DMP Project Workflow🔗
As mentioned above, the purpose of the DMP is not to micromanage lab members as they create and run their analyses. It is instead to ensure that all data is kept on H4H for the minimum time possible and that all analyses are well documented and reproducible.
To achieve this, regular data archiving is required. Archiving will be taken care of by the Data Coordinator for your group directory, but you are responsible for moving your data into the archive directory to communicate that it is ready.
For an end-to-end analysis, ideally data can be incrementally archived as your project progresses. Using symbolic links to the rawdata and procdata folders inside your project directory allow you to keep all your project code and metadata in one place while still separating the physical location of your project data from the code and results. Code should be written to analyze each step and the associated data should be archived as soon as possible after the analysis is completed.
For example, lets say I want to analyze some RNA sequencing data from TCGA:
- I contact the cluster administrators to retrieve the raw
.FASTA
sequence files from the source database - These files are downloaded to the rawdata DMP directory in a folder called
TCGA_human/rnaseq/202210
- I then create an associated folder in procdata with the same naming conventions:
procdata/TCGA_human/rnaseq/202210
- Now I create a project directory where my analysis will live and add symbolic links to my raw and procesed data directories
- I select a reference genome to align against and symbolic link it in the references folder
- I then create my sequencing QC and alignment scripts in the scripts directory of my project
- After QC, I write the
.FASTQ
files to the rawdata directory, since they are still relatively large and closely related to the.FASTA
files - I then align the QC'd sequencing data to my reference genome and write out the
.BAM
files to the procdata directory - Once I am satisfied this process has been successful, I can move the raw data folder into the archive DMP directory so that the space I was using gets freed up at the end of the week!
- Now I can move on to write my script for calling transcript counts from the aligned
.BAM
files.

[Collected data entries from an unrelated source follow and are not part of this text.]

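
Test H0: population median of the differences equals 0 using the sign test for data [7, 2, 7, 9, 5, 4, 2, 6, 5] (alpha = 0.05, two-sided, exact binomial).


Step 1: Discard zero differences. Original n = 9; n_eff = number of nonzero differences = 9.
Nonzero differences (with sign): +7, +2, +7, +9, +5, +4, +2, +6, +5
Step 2: Count signs: positive = 9, negative = 0.
Step 3: Under H0: P(positive) = 0.5, so the number of positives S ~ Bin(9, 0.5).
Step 4: Two-sided exact p-value = sum of Bin(9,0.5) probabilities at or below the observed probability = 0.003906.
Step 5: alpha = 0.05. reject H0.

n_eff = 9, pos = 9, neg = 0, p = 0.003906, reject H0.


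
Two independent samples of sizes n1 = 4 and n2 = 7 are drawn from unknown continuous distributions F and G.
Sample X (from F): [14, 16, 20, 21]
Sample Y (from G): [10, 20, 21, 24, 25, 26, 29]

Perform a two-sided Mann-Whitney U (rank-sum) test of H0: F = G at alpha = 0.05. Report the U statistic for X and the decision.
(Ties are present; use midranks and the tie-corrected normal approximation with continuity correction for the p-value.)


Step 1: Combine and sort all 11 observations; assign midranks.
sorted (value, group): (10,Y), (14,X), (16,X), (20,X), (20,Y), (21,X), (21,Y), (24,Y), (25,Y), (26,Y), (29,Y)
ranks: 10->1, 14->2, 16->3, 20->4.5, 20->4.5, 21->6.5, 21->6.5, 24->8, 25->9, 26->10, 29->11
Step 2: Rank sum for X: R1 = 2 + 3 + 4.5 + 6.5 = 16.
Step 3: U_X = R1 - n1(n1+1)/2 = 16 - 4*5/2 = 16 - 10 = 6.
       U_Y = n1*n2 - U_X = 28 - 6 = 22.
Step 4: Ties are present, so use the tie-corrected normal approximation (with continuity correction) for the p-value.
Step 5: p-value = 0.154489; compare to alpha = 0.05. fail to reject H0.

U_X = 6, p = 0.154489, fail to reject H0 at alpha = 0.05.


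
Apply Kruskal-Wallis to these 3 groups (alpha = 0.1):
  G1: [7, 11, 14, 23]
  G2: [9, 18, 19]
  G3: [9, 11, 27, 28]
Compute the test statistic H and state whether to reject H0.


Step 1: Combine all N = 11 observations and assign midranks.
sorted (value, group, rank): (7,G1,1), (9,G2,2.5), (9,G3,2.5), (11,G1,4.5), (11,G3,4.5), (14,G1,6), (18,G2,7), (19,G2,8), (23,G1,9), (27,G3,10), (28,G3,11)
Step 2: Sum ranks within each group.
R_1 = 20.5 (n_1 = 4)
R_2 = 17.5 (n_2 = 3)
R_3 = 28 (n_3 = 4)
Step 3: H = 12/(N(N+1)) * sum(R_i^2/n_i) - 3(N+1)
     = 12/(11*12) * (20.5^2/4 + 17.5^2/3 + 28^2/4) - 3*12
     = 0.090909 * 403.146 - 36
     = 0.649621.
Step 4: Ties present; correction factor C = 1 - 12/(11^3 - 11) = 0.990909. Corrected H = 0.649621 / 0.990909 = 0.655581.
Step 5: Under H0, H ~ chi^2(2); p-value = 0.720514.
Step 6: alpha = 0.1. fail to reject H0.

H = 0.6556, df = 2, p = 0.720514, fail to reject H0.


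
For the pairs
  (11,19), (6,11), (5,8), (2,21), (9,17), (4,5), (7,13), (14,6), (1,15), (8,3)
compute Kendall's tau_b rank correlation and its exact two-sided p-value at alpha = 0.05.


Step 1: Enumerate the 45 unordered pairs (i,j) with i<j and classify each by sign(x_j-x_i) * sign(y_j-y_i).
  (1,2):dx=-5,dy=-8->C; (1,3):dx=-6,dy=-11->C; (1,4):dx=-9,dy=+2->D; (1,5):dx=-2,dy=-2->C
  (1,6):dx=-7,dy=-14->C; (1,7):dx=-4,dy=-6->C; (1,8):dx=+3,dy=-13->D; (1,9):dx=-10,dy=-4->C
  (1,10):dx=-3,dy=-16->C; (2,3):dx=-1,dy=-3->C; (2,4):dx=-4,dy=+10->D; (2,5):dx=+3,dy=+6->C
  (2,6):dx=-2,dy=-6->C; (2,7):dx=+1,dy=+2->C; (2,8):dx=+8,dy=-5->D; (2,9):dx=-5,dy=+4->D
  (2,10):dx=+2,dy=-8->D; (3,4):dx=-3,dy=+13->D; (3,5):dx=+4,dy=+9->C; (3,6):dx=-1,dy=-3->C
  (3,7):dx=+2,dy=+5->C; (3,8):dx=+9,dy=-2->D; (3,9):dx=-4,dy=+7->D; (3,10):dx=+3,dy=-5->D
  (4,5):dx=+7,dy=-4->D; (4,6):dx=+2,dy=-16->D; (4,7):dx=+5,dy=-8->D; (4,8):dx=+12,dy=-15->D
  (4,9):dx=-1,dy=-6->C; (4,10):dx=+6,dy=-18->D; (5,6):dx=-5,dy=-12->C; (5,7):dx=-2,dy=-4->C
  (5,8):dx=+5,dy=-11->D; (5,9):dx=-8,dy=-2->C; (5,10):dx=-1,dy=-14->C; (6,7):dx=+3,dy=+8->C
  (6,8):dx=+10,dy=+1->C; (6,9):dx=-3,dy=+10->D; (6,10):dx=+4,dy=-2->D; (7,8):dx=+7,dy=-7->D
  (7,9):dx=-6,dy=+2->D; (7,10):dx=+1,dy=-10->D; (8,9):dx=-13,dy=+9->D; (8,10):dx=-6,dy=-3->C
  (9,10):dx=+7,dy=-12->D
Step 2: C = 22, D = 23, total pairs = 45.
Step 3: tau = (C - D)/(n(n-1)/2) = (22 - 23)/45 = -0.022222.
Step 4: Exact two-sided p-value (enumerate n! = 3628800 permutations of y under H0): p = 1.000000.
Step 5: alpha = 0.05. fail to reject H0.

tau_b = -0.0222 (C=22, D=23), p = 1.000000, fail to reject H0.


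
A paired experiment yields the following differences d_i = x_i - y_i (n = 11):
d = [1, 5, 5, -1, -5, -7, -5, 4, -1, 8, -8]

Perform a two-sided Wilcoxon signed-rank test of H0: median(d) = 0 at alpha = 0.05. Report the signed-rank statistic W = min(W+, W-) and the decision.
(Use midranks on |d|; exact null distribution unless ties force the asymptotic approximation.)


Step 1: Drop any zero differences (none here) and take |d_i|.
|d| = [1, 5, 5, 1, 5, 7, 5, 4, 1, 8, 8]
Step 2: Midrank |d_i| (ties get averaged ranks).
ranks: |1|->2, |5|->6.5, |5|->6.5, |1|->2, |5|->6.5, |7|->9, |5|->6.5, |4|->4, |1|->2, |8|->10.5, |8|->10.5
Step 3: Attach original signs; sum ranks with positive sign and with negative sign.
W+ = 2 + 6.5 + 6.5 + 4 + 10.5 = 29.5
W- = 2 + 6.5 + 9 + 6.5 + 2 + 10.5 = 36.5
(Check: W+ + W- = 66 should equal n(n+1)/2 = 66.)
Step 4: Test statistic W = min(W+, W-) = 29.5.
Step 5: Ties in |d|, so use the tie-corrected normal approximation.
        E[W] = n(n+1)/4 = 11*12/4 = 33.
        Tie groups: |d|=1 (t=3), |d|=5 (t=4), |d|=8 (t=2); sum(t^3 - t) = 90.
        Var[W] = n(n+1)(2n+1)/24 - sum(t^3-t)/48 = 3036/24 - 90/48 = 124.625.
        z = (W - E[W]) / sqrt(Var[W]) = (29.5 - 33) / 11.1636 = -0.3135.
        Two-sided p = 2*Phi(z) = 0.753886.
Step 6: alpha = 0.05. fail to reject H0.

W+ = 29.5, W- = 36.5, W = min = 29.5, p = 0.753886, fail to reject H0.


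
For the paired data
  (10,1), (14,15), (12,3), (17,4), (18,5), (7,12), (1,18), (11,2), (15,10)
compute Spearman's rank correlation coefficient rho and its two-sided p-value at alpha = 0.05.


Step 1: Rank x and y separately (midranks; no ties here).
rank(x): 10->3, 14->6, 12->5, 17->8, 18->9, 7->2, 1->1, 11->4, 15->7
rank(y): 1->1, 15->8, 3->3, 4->4, 5->5, 12->7, 18->9, 2->2, 10->6
Step 2: d_i = R_x(i) - R_y(i); compute d_i^2.
  (3-1)^2=4, (6-8)^2=4, (5-3)^2=4, (8-4)^2=16, (9-5)^2=16, (2-7)^2=25, (1-9)^2=64, (4-2)^2=4, (7-6)^2=1
sum(d^2) = 138.
Step 3: rho = 1 - 6*138 / (9*(9^2 - 1)) = 1 - 828/720 = -0.150000.
Step 4: Under H0, t = rho * sqrt((n-2)/(1-rho^2)) = -0.4014 ~ t(7).
Step 5: Two-sided p-value from the t-distribution with 7 df = 0.700094.
Step 6: alpha = 0.05. fail to reject H0.

rho = -0.1500, p = 0.700094, fail to reject H0 at alpha = 0.05.


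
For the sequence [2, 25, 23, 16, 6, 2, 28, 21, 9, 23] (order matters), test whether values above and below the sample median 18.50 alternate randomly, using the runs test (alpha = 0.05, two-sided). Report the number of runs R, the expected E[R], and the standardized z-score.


Step 1: Compute median = 18.50; label A = above, B = below.
Labels in order: BAABBBAABA  (n_A = 5, n_B = 5)
Step 2: Count runs R = 6.
Step 3: Under H0 (random ordering), E[R] = 2*n_A*n_B/(n_A+n_B) + 1 = 2*5*5/10 + 1 = 6.0000.
        Var[R] = 2*n_A*n_B*(2*n_A*n_B - n_A - n_B) / ((n_A+n_B)^2 * (n_A+n_B-1)) = 2000/900 = 2.2222.
        SD[R] = 1.4907.
Step 4: R = E[R], so z = 0 with no continuity correction.
Step 5: Two-sided p-value via normal approximation = 2*(1 - Phi(|z|)) = 1.000000.
Step 6: alpha = 0.05. fail to reject H0.

R = 6, z = 0.0000, p = 1.000000, fail to reject H0.


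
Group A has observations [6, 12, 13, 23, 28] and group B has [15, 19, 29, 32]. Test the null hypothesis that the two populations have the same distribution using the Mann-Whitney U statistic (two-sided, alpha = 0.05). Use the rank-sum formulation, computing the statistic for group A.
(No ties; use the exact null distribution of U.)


Step 1: Combine and sort all 9 observations; assign midranks.
sorted (value, group): (6,X), (12,X), (13,X), (15,Y), (19,Y), (23,X), (28,X), (29,Y), (32,Y)
ranks: 6->1, 12->2, 13->3, 15->4, 19->5, 23->6, 28->7, 29->8, 32->9
Step 2: Rank sum for X: R1 = 1 + 2 + 3 + 6 + 7 = 19.
Step 3: U_X = R1 - n1(n1+1)/2 = 19 - 5*6/2 = 19 - 15 = 4.
       U_Y = n1*n2 - U_X = 20 - 4 = 16.
Step 4: No ties, so the exact null distribution of U (based on enumerating the C(9,5) = 126 equally likely rank assignments) gives the two-sided p-value.
Step 5: p-value = 0.190476; compare to alpha = 0.05. fail to reject H0.

U_X = 4, p = 0.190476, fail to reject H0 at alpha = 0.05.


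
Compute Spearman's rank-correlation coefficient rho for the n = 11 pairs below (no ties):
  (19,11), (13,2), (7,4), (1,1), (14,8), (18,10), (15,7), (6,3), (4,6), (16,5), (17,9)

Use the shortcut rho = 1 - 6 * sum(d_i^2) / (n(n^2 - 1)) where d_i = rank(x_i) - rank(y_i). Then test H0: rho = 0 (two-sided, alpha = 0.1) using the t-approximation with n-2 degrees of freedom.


Step 1: Rank x and y separately (midranks; no ties here).
rank(x): 19->11, 13->5, 7->4, 1->1, 14->6, 18->10, 15->7, 6->3, 4->2, 16->8, 17->9
rank(y): 11->11, 2->2, 4->4, 1->1, 8->8, 10->10, 7->7, 3->3, 6->6, 5->5, 9->9
Step 2: d_i = R_x(i) - R_y(i); compute d_i^2.
  (11-11)^2=0, (5-2)^2=9, (4-4)^2=0, (1-1)^2=0, (6-8)^2=4, (10-10)^2=0, (7-7)^2=0, (3-3)^2=0, (2-6)^2=16, (8-5)^2=9, (9-9)^2=0
sum(d^2) = 38.
Step 3: rho = 1 - 6*38 / (11*(11^2 - 1)) = 1 - 228/1320 = 0.827273.
Step 4: Under H0, t = rho * sqrt((n-2)/(1-rho^2)) = 4.4176 ~ t(9).
Step 5: Two-sided p-value from the t-distribution with 9 df = 0.001677.
Step 6: alpha = 0.1. reject H0.

rho = 0.8273, p = 0.001677, reject H0 at alpha = 0.1.


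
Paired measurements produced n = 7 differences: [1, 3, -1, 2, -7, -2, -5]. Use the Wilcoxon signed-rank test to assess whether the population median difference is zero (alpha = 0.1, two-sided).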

Since the final count matrix is going to be relatively small, it is likely approriate to write it to the results folder of my project. This will allow me to archive the.BAM
files after I have finished calling the RNA counts from them. - I can now move my procdata folder into the archive directory that the space I was using will be freed up on Friday of that week!
If additional follow up analysis will be conducted using the RNA sequencing counts, it is probably best to create a new project directory and organize the additional steps using the RNA count matrix as my processed data input. This ensures analysis projects are modular and that data can be archived promptly when the information needed for downstream analysis has been extracted.